Lloyds Banking Group, which has taken £11.5 billion from the UK Government, requires customers to pay an eye-watering interest rate of 7.89 per cent for a five-year fixed-rate mortgage. The deal is available to borrowers with only a 10 per cent deposit, with a fee of £99.
Buyers who turn to Royal Bank of Scotland, which was rescued and part-nationalised at a cost of £27 billion in taxpayer cash, are charged 7.25 per cent for a similar deal.
Mortgages offered by the two banks are considerably more expensive than those from banks and building societies that have never been forced to go cap in hand to the taxpayer.
Abbey, which is part of the Santander group, charges 7.09 per cent for a five-year fix at 90 per cent loan-to-value. It has a higher fee but is still more than £3,000 cheaper than the deal from Lloyds.
Britannia Building Society, which is merging with Co-operative bank, imposes the same 7.09 per cent interest rate on a 10-year fix.
Mortgage experts say that the high rates were evidence that lenders have no appetite to lend and called into question the success of the Government’s plan to revive the ailing market for home loans.
It came as figures were released showing the number of mortgages available to new borrowers has crashed to an all-time low. Moneysupermarket.com, the comparison site, said that just 2,282 deals were listed yesterday, compared to 27,962 two years ago at the height of the housing boom.
Ray Boulger, of John Charcol, the mortgage broker, said: "When the Government pumped billions of pounds into these part-nationalised lenders last year they agreed to boost mortgage lending, but that is not happening.
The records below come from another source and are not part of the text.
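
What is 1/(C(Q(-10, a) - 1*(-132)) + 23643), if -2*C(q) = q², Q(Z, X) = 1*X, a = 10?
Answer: 1/13561 ≈ 7.3741e-5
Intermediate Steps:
Q(Z, X) = X
C(q) = -q²/2
1/(C(Q(-10, a) - 1*(-132)) + 23643) = 1/(-(10 - 1*(-132))²/2 + 23643) = 1/(-(10 + 132)²/2 + 23643) = 1/(-½*142² + 23643) = 1/(-½*20164 + 23643) = 1/(-10082 + 23643) = 1/13561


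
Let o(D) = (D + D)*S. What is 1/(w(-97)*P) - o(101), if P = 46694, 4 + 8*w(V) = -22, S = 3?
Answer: -183927668/303511 ≈ -606.00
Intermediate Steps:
w(V) = -13/4 (w(V) = -½ + (⅛)*(-22) = -½ - 11/4 = -13/4)
o(D) = 6*D (o(D) = (D + D)*3 = (2*D)*3 = 6*D)
1/(w(-97)*P) - o(101) = 1/(-13/4*46694) - 6*101 = -4/13*1/46694 - 1*606 = -2/303511 - 606 = -183927668/303511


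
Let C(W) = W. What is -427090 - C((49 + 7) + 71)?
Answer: -427217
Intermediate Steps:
-427090 - C((49 + 7) + 71) = -427090 - ((49 + 7) + 71) = -427090 - (56 + 71) = -427090 - 1*127 = -427090 - 127 = -427217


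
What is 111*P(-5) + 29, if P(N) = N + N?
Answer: -1081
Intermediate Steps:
P(N) = 2*N
111*P(-5) + 29 = 111*(2*(-5)) + 29 = 111*(-10) + 29 = -1110 + 29 = -1081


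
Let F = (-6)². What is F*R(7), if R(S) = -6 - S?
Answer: -468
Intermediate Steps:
F = 36
F*R(7) = 36*(-6 - 1*7) = 36*(-6 - 7) = 36*(-13) = -468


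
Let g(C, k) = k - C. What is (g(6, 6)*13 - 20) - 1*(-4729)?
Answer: 4709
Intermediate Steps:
(g(6, 6)*13 - 20) - 1*(-4729) = ((6 - 1*6)*13 - 20) - 1*(-4729) = ((6 - 6)*13 - 20) + 4729 = (0*13 - 20) + 4729 = (0 - 20) + 4729 = -20 + 4729 = 4709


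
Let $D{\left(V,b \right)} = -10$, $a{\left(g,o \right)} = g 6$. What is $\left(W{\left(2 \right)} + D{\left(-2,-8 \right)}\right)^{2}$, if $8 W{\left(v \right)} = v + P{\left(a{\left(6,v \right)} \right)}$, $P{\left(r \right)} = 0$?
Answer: $\frac{1521}{16} \approx 95.063$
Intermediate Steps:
$a{\left(g,o \right)} = 6 g$
$W{\left(v \right)} = \frac{v}{8}$ ($W{\left(v \right)} = \frac{v + 0}{8} = \frac{v}{8}$)
$\left(W{\left(2 \right)} + D{\left(-2,-8 \right)}\right)^{2} = \left(\frac{1}{8} \cdot 2 - 10\right)^{2} = \left(\frac{1}{4} - 10\right)^{2} = \left(- \frac{39}{4}\right)^{2} = \frac{1521}{16}$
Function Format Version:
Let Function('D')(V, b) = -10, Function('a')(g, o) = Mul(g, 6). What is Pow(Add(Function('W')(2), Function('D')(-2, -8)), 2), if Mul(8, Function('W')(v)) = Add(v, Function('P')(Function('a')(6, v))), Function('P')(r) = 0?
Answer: Rational(1521, 16) ≈ 95.063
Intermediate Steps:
Function('a')(g, o) = Mul(6, g)
Function('W')(v) = Mul(Rational(1, 8), v) (Function('W')(v) = Mul(Rational(1, 8), Add(v, 0)) = Mul(Rational(1, 8), v))
Pow(Add(Function('W')(2), Function('D')(-2, -8)), 2) = Pow(Add(Mul(Rational(1, 8), 2), -10), 2) = Pow(Add(Rational(1, 4), -10), 2) = Pow(Rational(-39, 4), 2) = Rational(1521, 16)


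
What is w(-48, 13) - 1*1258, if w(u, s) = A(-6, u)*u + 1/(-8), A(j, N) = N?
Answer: 8367/8 ≈ 1045.9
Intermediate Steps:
w(u, s) = -1/8 + u**2 (w(u, s) = u*u + 1/(-8) = u**2 - 1/8 = -1/8 + u**2)
w(-48, 13) - 1*1258 = (-1/8 + (-48)**2) - 1*1258 = (-1/8 + 2304) - 1258 = 18431/8 - 1258 = 8367/8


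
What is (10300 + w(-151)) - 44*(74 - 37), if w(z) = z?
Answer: 8521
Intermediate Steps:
(10300 + w(-151)) - 44*(74 - 37) = (10300 - 151) - 44*(74 - 37) = 10149 - 44*37 = 10149 - 1628 = 8521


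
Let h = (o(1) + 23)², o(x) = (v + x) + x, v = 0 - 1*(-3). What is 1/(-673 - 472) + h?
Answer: 897679/1145 ≈ 784.00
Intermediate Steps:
v = 3 (v = 0 + 3 = 3)
o(x) = 3 + 2*x (o(x) = (3 + x) + x = 3 + 2*x)
h = 784 (h = ((3 + 2*1) + 23)² = ((3 + 2) + 23)² = (5 + 23)² = 28² = 784)
1/(-673 - 472) + h = 1/(-673 - 472) + 784 = 1/(-1145) + 784 = -1/1145 + 784 = 897679/1145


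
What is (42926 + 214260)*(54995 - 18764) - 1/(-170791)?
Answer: 1591448636039107/170791 ≈ 9.3181e+9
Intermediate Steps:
(42926 + 214260)*(54995 - 18764) - 1/(-170791) = 257186*36231 - 1*(-1/170791) = 9318105966 + 1/170791 = 1591448636039107/170791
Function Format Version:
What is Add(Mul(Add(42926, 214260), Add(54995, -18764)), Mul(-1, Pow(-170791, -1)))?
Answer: Rational(1591448636039107, 170791) ≈ 9.3181e+9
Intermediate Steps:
Add(Mul(Add(42926, 214260), Add(54995, -18764)), Mul(-1, Pow(-170791, -1))) = Add(Mul(257186, 36231), Mul(-1, Rational(-1, 170791))) = Add(9318105966, Rational(1, 170791)) = Rational(1591448636039107, 170791)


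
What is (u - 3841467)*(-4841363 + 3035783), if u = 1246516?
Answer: 4685391626580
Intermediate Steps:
(u - 3841467)*(-4841363 + 3035783) = (1246516 - 3841467)*(-4841363 + 3035783) = -2594951*(-1805580) = 4685391626580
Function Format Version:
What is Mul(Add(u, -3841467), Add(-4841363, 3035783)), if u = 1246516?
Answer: 4685391626580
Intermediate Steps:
Mul(Add(u, -3841467), Add(-4841363, 3035783)) = Mul(Add(1246516, -3841467), Add(-4841363, 3035783)) = Mul(-2594951, -1805580) = 4685391626580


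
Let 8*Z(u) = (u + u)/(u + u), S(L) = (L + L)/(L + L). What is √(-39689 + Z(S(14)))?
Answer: 3*I*√70558/4 ≈ 199.22*I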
“Most lenders are struggling to find the funding to offer more competitive mortgages, either from deposits or from the wholesale markets."
Interest rates of fixed-rated mortgages – the most popular deals -continue to climb despite the fact that the Bank of England base rate remains unchanged at 0.5 per cent.
The cost of the average two-year fix has jumped from 4.66 per cent to 5.08 per cent in the last month, according to Moneyfacts.co.uk, the financial website. Two-year swap-rates, the moneymarkets that lenders use to fund to new fixes, have fallen by a third of a point over the same period.
The margin that lenders make on two-year fixes is more than three-times higher than a year ago.
Similarly, the average five-year fixed-rate is now 6.08 per cent, up by over half a percentage point since June, but wholesale funding costs have fallen from 3.76 per cent to 3.58 per cent.
Darren Cook, of Moneyfacts.co.uk, said: "Two weeks ago, lenders were quick to increase rates in response to higher wholesale prices but with these now falling back I am not sure how many lender’s will pass this saving on to their new customers."
A spokesman for Lloyds Banking Group said: "We offer a wide range of competitive mortgage deals and continue to launch innovative products, such as Lend a Hand, which helps first time buyers take a step on the ladder."
Royal Bank of Scotland said that it is currently offering first-time buyers a five-year fixed-rate deal at 5.99 per cent up to 90 per cent loan-to-value.